Está más que comprobado que la inmensa mayoría de asesinos de personas lo fueron antes de animales. Está comprobado que la normalización en la conciencia colectiva de una sociedad del maltrato, la tortura o el asesinato de cualquier vida insensibiliza también a esa sociedad en el maltrato y la tortura de sus individuos. Está demostrado que cuanto más democrática es una sociedad más defiende la vida, no sólo de las personas, sino también de los animales. Está muy claro que una sociedad que acepta la crueldad y la tortura no puede evolucionar en paradigmas asentados en el respeto, la solidaridad y la paz. En el fondo, tras el maltrato animal y el regocijo en la tortura de otras vidas, de cualquier especie, se hallan la voracidad, la soberbia, el fascismo y la maldad de los que se enriquecen traficando con sus vidas.
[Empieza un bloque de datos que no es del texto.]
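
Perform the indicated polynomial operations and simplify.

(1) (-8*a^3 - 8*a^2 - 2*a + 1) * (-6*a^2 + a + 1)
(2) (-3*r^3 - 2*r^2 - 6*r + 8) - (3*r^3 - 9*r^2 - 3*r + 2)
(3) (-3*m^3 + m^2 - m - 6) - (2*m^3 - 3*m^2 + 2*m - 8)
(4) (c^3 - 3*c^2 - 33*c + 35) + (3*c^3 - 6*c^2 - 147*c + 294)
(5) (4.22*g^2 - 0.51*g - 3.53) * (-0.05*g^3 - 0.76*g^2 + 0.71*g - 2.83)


(1) = 48*a^5 + 40*a^4 - 4*a^3 - 16*a^2 - a + 1
(2) = -6*r^3 + 7*r^2 - 3*r + 6
(3) = -5*m^3 + 4*m^2 - 3*m + 2
(4) = 4*c^3 - 9*c^2 - 180*c + 329
(5) = -0.211*g^5 - 3.1817*g^4 + 3.5603*g^3 - 9.6219*g^2 - 1.063*g + 9.9899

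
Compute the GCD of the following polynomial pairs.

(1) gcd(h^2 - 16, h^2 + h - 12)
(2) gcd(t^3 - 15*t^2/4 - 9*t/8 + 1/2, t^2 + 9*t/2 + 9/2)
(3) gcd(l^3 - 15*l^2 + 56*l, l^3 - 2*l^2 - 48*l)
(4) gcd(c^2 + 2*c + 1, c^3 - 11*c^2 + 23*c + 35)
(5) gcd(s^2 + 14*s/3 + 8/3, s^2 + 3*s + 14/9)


(1) = gcd((h - 4)*(h + 4), (h - 3)*(h + 4)) = h + 4
(2) = 1
(3) = gcd(l*(l - 8)*(l - 7), l*(l - 8)*(l + 6)) = l^2 - 8*l
(4) = c + 1
(5) = s + 2/3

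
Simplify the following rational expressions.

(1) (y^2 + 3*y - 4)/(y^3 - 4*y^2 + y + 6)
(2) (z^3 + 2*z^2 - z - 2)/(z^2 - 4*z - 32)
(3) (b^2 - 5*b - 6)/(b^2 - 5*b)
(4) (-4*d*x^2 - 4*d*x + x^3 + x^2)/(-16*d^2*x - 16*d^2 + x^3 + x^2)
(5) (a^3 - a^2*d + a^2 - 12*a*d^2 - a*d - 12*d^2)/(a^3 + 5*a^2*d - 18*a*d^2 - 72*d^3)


(1) = (y^2 + 3*y - 4)/(y^3 - 4*y^2 + y + 6)
(2) = (z^3 + 2*z^2 - z - 2)/(z^2 - 4*z - 32)
(3) = (b^2 - 5*b - 6)/(b^2 - 5*b)
(4) = x/(4*d + x)
(5) = (a + 1)/(a + 6*d)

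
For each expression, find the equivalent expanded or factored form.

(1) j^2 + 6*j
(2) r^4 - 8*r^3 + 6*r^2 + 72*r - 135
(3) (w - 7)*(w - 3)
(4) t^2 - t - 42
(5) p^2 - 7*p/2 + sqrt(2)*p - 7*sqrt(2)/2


(1) = j*(j + 6)
(2) = (r - 5)*(r - 3)^2*(r + 3)
(3) = w^2 - 10*w + 21
(4) = (t - 7)*(t + 6)
(5) = (p - 7/2)*(p + sqrt(2))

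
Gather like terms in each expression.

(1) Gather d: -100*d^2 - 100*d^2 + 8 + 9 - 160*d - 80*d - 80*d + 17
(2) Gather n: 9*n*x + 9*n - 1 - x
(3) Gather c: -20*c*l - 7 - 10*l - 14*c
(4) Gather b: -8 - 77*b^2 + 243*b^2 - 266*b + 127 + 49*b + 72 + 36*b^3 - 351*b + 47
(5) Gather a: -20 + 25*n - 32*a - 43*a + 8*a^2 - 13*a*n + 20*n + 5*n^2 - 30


(1) = -200*d^2 - 320*d + 34
(2) = n*(9*x + 9) - x - 1
(3) = c*(-20*l - 14) - 10*l - 7
(4) = 36*b^3 + 166*b^2 - 568*b + 238
(5) = 8*a^2 + a*(-13*n - 75) + 5*n^2 + 45*n - 50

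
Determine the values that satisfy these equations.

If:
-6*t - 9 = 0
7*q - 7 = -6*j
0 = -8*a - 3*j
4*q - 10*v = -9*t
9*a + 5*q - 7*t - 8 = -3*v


Then:
a = -651/3244
j = 434/811
q = 439/811
t = -3/2
v = -3677/3244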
El activista norteamericano por los derechos de los animales Gary Yourofsky suele plantear en sus conferencias la que llama “una gran pregunta”: “¿Por qué constantemente una pequeña minoría de personas tiene que explicarles al resto que esclavizar y matar a seres inocentes es una maldad?”. La respuesta es compleja, pero obvia. Se podría resumir en la idea de que los que se arrogan el monopolio de la moral, de lo que supuestamente está bien o mal, nos adoctrinan en la indiferencia y en el desprecio a los animales, y en la soberbia suprema de hacernos creer que el hombre es “el rey de la creación”. La realidad es que no hay ninguna creación y que la especie humana no es superior al resto. La realidad es que provenimos de una evolución que se ha manifestado en una inmensa y rica diversidad que algunos no respetan en absoluto.

“¿Por qué constantemente una pequeña minoría de personas tiene que explicarles al resto que esclavizar y matar a seres inocentes es una maldad?”
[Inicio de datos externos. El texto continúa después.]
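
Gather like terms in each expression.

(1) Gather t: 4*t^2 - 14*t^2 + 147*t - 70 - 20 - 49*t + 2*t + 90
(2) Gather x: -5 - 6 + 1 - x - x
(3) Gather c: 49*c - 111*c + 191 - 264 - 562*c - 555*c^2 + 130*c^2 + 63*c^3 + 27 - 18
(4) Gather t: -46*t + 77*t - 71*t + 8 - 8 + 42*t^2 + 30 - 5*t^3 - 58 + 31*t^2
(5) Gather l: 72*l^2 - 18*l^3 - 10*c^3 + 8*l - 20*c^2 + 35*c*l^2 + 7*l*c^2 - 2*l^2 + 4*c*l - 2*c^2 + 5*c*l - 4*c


(1) = -10*t^2 + 100*t
(2) = -2*x - 10
(3) = 63*c^3 - 425*c^2 - 624*c - 64
(4) = -5*t^3 + 73*t^2 - 40*t - 28
(5) = -10*c^3 - 22*c^2 - 4*c - 18*l^3 + l^2*(35*c + 70) + l*(7*c^2 + 9*c + 8)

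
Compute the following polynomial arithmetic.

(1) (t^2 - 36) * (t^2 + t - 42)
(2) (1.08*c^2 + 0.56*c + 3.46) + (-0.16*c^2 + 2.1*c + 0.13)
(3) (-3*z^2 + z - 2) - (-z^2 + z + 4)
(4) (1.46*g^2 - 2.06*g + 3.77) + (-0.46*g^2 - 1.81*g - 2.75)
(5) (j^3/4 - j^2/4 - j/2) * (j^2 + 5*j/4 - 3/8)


(1) = t^4 + t^3 - 78*t^2 - 36*t + 1512
(2) = 0.92*c^2 + 2.66*c + 3.59
(3) = -2*z^2 - 6
(4) = 1.0*g^2 - 3.87*g + 1.02
(5) = j^5/4 + j^4/16 - 29*j^3/32 - 17*j^2/32 + 3*j/16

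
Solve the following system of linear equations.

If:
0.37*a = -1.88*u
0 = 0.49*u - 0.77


Then:
a = -7.98
u = 1.57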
Si algún sentido tiene la evolución humana es el progreso moral, la superación de los instintos violentos y primarios. La meta de la evolución, como decía Thomas Edison, es la no violencia. El homo sapiens (aunque lo de sapiens me permito ponerlo muy en duda con muchos especímenes de nuestra especie) tiene que devenir en el homo amans, si queremos que la humanidad florezca y se perpetúe. La violencia, en cualquiera de sus formas, acabará, tarde o temprano, con esta especie que ha llegado a altísimas cotas de conocimiento, de creación y de grandeza, pero que no ha superado las más grandes y abyectas de sus miserias.
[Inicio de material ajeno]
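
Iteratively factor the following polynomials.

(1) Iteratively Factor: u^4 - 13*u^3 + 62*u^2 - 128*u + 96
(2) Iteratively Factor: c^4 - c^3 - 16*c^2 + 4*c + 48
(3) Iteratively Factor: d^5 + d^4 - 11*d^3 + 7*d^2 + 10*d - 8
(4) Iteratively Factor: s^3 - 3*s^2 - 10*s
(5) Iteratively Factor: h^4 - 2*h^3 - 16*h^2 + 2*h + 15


(1) = (u - 4)*(u^3 - 9*u^2 + 26*u - 24) = (u - 4)^2*(u^2 - 5*u + 6) = (u - 4)^2*(u - 3)*(u - 2)
(2) = (c + 2)*(c^3 - 3*c^2 - 10*c + 24) = (c - 4)*(c + 2)*(c^2 + c - 6) = (c - 4)*(c - 2)*(c + 2)*(c + 3)
(3) = (d - 2)*(d^4 + 3*d^3 - 5*d^2 - 3*d + 4) = (d - 2)*(d - 1)*(d^3 + 4*d^2 - d - 4) = (d - 2)*(d - 1)*(d + 1)*(d^2 + 3*d - 4) = (d - 2)*(d - 1)^2*(d + 1)*(d + 4)
(4) = (s - 5)*(s^2 + 2*s) = (s - 5)*(s + 2)*(s)
(5) = (h + 3)*(h^3 - 5*h^2 - h + 5) = (h - 5)*(h + 3)*(h^2 - 1) = (h - 5)*(h + 1)*(h + 3)*(h - 1)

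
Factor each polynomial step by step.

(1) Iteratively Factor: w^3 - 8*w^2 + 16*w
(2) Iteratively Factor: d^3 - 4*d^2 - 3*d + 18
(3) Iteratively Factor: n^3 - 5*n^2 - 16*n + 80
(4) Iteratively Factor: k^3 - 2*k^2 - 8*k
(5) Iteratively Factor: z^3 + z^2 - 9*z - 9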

No se puede aspirar a la paz si sembramos dolor y agonía. Si queremos un mundo en paz tenemos que sembrar paz. Hagamos del mundo un lugar hermoso y tranquilo, compasivo y amoroso para con todos los seres sensibles, de la especie que sean. Empecemos por nosotros mismos, por nuestro pequeño micromundo. Hagamos que el camino de esta aventura que llamamos vida sea un camino de consciencia, de luz, de ilusión, de compasión hacia todos los seres con aliento de vida, porque todos somos diversidad de la unidad, y porque cada molécula de crueldad hace más cruel al mundo, cada agonía de una vida nos impregna a todos, de algún modo, de agonía, y porque cada átomo de tolerancia, de solidaridad o de compasión hace al mundo más habitable, más hermoso y más humano. Digan lo que digan los que nos venden una moral cínica, hipócrita y artera.